I’m more interested here in the question, and those who ask it so dismissively. They presume—without really thinking it through—that the only possible answer is that there’s no God.

It’s only suffering that leads one to hope that there might be something more than just this “vale of tears.”

But it seems to me that they’re looking at the whole question backwards—from the outside in, as it were.

They seem to imagine one first sits back, eyes closed, pondering the existence of a supreme being, and only then—having concluded that there is—looks around to find his belief challenged by all the suffering in the world. And then skirts the challenge by refusing to face it squarely.

But the reality is that one starts with the suffering. The suffering in this world, and especially in one’s own life, is manifest.

It’s in trying to come to grips with suffering—to somehow make sense of the suffering in one’s own life and in the lives of those one cares about—that one begins to ask questions about the larger meaning of things.

It’s only suffering that leads one to hope that there might be something more than just this “vale of tears.” That there might be another life beyond this one, where misery is no more.

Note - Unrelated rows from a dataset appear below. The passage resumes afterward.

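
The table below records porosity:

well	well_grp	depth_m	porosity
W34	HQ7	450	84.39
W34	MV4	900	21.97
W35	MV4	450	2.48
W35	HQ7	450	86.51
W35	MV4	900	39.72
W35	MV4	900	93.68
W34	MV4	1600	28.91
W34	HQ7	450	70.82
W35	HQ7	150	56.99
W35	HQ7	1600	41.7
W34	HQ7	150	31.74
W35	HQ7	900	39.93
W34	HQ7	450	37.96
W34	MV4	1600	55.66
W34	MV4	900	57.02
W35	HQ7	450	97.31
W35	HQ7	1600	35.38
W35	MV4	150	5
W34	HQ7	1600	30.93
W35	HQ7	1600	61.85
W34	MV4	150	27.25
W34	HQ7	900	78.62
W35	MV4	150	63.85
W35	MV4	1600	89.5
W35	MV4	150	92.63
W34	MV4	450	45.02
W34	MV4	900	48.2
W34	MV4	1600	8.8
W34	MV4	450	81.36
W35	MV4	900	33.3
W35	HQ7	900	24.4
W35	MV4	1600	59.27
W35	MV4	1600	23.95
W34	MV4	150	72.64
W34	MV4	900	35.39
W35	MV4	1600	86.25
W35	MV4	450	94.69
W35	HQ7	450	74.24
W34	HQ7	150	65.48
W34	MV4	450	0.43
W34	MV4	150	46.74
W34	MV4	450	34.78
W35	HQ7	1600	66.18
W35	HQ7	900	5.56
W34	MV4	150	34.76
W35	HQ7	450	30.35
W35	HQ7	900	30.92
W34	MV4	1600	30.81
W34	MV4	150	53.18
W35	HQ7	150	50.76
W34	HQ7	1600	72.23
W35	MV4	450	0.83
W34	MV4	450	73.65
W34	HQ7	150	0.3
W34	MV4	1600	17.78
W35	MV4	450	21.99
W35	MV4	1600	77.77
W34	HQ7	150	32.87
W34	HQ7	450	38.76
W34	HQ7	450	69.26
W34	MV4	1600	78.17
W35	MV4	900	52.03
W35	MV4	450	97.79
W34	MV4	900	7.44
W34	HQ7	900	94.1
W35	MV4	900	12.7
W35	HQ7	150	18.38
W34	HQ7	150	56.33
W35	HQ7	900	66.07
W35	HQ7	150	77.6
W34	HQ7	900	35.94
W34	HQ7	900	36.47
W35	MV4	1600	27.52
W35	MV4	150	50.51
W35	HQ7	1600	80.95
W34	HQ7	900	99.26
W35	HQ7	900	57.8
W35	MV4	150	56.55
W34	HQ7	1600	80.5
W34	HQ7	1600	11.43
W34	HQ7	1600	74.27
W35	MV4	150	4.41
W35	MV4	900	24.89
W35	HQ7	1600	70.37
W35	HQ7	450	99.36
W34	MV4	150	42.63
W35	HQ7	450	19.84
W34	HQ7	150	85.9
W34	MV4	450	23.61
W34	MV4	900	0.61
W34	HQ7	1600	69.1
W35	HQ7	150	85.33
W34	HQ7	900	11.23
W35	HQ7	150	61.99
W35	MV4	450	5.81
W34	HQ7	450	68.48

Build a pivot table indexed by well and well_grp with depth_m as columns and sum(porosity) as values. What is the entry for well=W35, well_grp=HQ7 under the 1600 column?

356.43

Rows with well=W35, well_grp=HQ7 and depth_m=1600: porosity values are 41.7, 35.38, 61.85, 66.18, 80.95, 70.37.
41.7 + 35.38 + 61.85 + 66.18 + 80.95 + 70.37 = 356.43.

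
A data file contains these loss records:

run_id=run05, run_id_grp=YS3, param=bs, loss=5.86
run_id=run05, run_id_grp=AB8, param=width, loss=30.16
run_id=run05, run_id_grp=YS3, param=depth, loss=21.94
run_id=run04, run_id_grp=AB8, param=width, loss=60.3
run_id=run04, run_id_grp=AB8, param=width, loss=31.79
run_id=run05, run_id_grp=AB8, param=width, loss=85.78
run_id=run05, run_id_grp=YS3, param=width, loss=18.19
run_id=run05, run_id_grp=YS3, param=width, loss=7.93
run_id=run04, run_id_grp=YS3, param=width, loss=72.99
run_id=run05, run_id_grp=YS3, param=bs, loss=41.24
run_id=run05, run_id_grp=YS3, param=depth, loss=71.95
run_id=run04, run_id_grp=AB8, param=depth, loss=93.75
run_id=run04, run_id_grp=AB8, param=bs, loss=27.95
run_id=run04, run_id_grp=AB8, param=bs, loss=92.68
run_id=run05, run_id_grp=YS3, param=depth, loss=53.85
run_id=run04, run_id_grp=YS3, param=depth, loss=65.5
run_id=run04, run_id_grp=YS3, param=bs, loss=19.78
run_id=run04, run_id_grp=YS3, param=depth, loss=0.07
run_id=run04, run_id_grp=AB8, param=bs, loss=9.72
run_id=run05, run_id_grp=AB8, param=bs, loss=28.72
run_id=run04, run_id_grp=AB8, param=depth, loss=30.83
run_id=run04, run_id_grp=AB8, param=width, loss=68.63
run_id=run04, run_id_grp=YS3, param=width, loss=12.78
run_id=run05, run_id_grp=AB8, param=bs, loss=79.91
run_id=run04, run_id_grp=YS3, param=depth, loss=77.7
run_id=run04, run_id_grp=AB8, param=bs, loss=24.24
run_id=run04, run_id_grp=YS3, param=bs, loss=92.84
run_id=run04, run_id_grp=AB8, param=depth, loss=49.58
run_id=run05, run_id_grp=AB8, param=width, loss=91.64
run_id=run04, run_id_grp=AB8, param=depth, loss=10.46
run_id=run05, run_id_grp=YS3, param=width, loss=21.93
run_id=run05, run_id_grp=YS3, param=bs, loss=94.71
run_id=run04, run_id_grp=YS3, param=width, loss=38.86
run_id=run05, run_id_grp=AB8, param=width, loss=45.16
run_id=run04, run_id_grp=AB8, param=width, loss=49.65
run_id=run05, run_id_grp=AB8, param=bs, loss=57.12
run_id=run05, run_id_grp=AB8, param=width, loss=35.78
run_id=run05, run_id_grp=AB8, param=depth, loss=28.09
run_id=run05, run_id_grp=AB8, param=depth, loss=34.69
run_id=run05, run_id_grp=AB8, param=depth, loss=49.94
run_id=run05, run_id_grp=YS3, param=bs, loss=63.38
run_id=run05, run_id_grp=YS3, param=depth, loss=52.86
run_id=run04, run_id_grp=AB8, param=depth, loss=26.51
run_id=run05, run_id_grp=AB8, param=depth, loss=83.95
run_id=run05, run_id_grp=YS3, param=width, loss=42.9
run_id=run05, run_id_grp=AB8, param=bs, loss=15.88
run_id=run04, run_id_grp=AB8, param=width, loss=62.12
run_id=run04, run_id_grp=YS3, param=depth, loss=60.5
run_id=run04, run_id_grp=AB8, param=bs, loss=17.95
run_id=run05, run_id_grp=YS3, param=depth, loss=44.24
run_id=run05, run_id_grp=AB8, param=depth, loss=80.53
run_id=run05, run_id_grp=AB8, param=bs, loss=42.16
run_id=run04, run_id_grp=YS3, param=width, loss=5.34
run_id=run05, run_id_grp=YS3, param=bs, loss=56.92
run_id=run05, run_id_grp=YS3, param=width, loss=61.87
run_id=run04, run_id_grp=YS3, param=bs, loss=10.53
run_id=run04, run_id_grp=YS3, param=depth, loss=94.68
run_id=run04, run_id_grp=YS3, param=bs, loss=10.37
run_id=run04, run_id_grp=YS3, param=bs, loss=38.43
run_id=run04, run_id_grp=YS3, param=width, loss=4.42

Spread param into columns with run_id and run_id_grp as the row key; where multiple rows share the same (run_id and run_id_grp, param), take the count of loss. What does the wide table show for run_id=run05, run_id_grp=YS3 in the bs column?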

That there might be a Someone who can restore each of us to the wholeness that we yearn for.

The skeptic asks, “How could a loving God allow so much suffering?” But what he ought to be asking is, “How can I make any sense of the suffering in this world without invoking a loving God?”

Doing away with God doesn’t end the suffering in the world. It only ends any hope that those who suffer will ever be restored to wholeness and happiness.

What about the Suffering of the Unborn Child?

I want to return to that encounter with the man outside of Planned Parenthood for a final reflection. He challenged Marie and me to answer (without really wanting to hear us) how we’d explain to parents why their child has to suffer and die.

But the horrible irony is that right there across the street, in that massive “Abortion Fortress,” little unborn children were suffering and dying, too. Why wasn’t he interested in their pain and suffering?

What would he say to those children about why their lives have to end only weeks after they’ve begun?

And what about a mother wracked with remorse for her abortion? What would he say to help her overcome the pain in her heart?

This poor man really had nothing to offer. I feel sorry for him.